Montserrat shuffled one, two steps away from him; watched as the corners of his lips lifted into a caustic smile.
“Maybe I’ll fix that lame leg of yours. You move like a wounded bird, how awkward,” he said, glancing down at her feet.
She had a sudden wish to hit him. He reminded her of the neighborhood bullies, of the boys who mocked her cane. Rather than folding she wished to hold her ground, and rather than bowing she wished to snarl.

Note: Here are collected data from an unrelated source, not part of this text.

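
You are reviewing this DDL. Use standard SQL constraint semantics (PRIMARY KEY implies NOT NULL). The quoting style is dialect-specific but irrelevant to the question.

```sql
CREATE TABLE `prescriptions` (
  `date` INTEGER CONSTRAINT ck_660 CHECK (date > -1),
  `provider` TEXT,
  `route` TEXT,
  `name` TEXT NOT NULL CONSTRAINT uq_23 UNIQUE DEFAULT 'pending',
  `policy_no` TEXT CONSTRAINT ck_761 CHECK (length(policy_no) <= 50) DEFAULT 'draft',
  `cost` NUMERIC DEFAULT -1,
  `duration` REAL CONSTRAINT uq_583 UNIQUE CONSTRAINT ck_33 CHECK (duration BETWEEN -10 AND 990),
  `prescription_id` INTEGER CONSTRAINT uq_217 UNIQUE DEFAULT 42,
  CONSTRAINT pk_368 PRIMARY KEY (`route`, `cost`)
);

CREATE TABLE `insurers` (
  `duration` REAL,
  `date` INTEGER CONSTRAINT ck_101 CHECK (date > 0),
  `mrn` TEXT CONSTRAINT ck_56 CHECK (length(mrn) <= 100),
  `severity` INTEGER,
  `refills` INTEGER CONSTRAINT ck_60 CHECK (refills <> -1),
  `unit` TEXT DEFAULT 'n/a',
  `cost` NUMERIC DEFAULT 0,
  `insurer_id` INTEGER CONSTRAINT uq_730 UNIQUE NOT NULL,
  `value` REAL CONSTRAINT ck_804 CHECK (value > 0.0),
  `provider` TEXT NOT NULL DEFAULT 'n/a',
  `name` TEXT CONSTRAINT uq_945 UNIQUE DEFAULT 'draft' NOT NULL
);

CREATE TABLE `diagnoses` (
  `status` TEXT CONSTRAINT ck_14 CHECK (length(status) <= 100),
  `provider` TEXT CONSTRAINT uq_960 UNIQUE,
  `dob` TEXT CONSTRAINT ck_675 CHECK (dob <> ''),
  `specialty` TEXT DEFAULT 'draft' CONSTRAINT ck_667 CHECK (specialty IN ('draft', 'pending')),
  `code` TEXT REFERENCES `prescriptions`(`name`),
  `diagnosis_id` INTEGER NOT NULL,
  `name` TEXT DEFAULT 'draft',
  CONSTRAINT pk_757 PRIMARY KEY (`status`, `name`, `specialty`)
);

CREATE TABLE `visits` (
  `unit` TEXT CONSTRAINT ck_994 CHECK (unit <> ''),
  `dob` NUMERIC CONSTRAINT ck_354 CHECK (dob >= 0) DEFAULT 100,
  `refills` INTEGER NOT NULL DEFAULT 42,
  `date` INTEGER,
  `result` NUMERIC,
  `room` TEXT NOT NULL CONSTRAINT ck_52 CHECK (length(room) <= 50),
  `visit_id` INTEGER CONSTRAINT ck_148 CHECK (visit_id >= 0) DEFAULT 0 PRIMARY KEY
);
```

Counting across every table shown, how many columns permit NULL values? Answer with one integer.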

“You must have been a very unhappy boy, Wilhelm Ewers,” she said. “Scrawny, sickly, no match for your big brother. Your parents preferred him. Your mother took her own life when her favorite kid died. Maybe she thought you should have been the boy who perished. And your father had always been distant. You could not impress him with anything you did, not even when you tried, reading all those books, amassing all that knowledge.”
“You have a vivid imagination,” Ewers said dismissively, and his hand now curled into a fist, falling by his side, “and a talent for fabrications.”
“I read your letter. And you said we’re very much alike.”
She thought she was correct. Somewhere, in between the lines in his book and his letter, in the leaden gaze imprinted on the photographs, Montserrat had recognized a familiar tale. It had beckoned her. She didn’t even have to look into anybody’s dreams to figure as much.
“You are brave because I’m being exceedingly kind. Do not doubt that I can still harm you. In this and any other place. You and your little friend. You’ll never be free of me; you’ll never be safe.”
“You need us, that’s what this is all about,” she countered.
“No, this is about you trying to find a solution to your predicament, trying to find a chink in my armor, a weakness to exploit. You think I can’t tell? Your little mind is spinning, but while it’s been amusing, you must know that you can’t possibly best me.”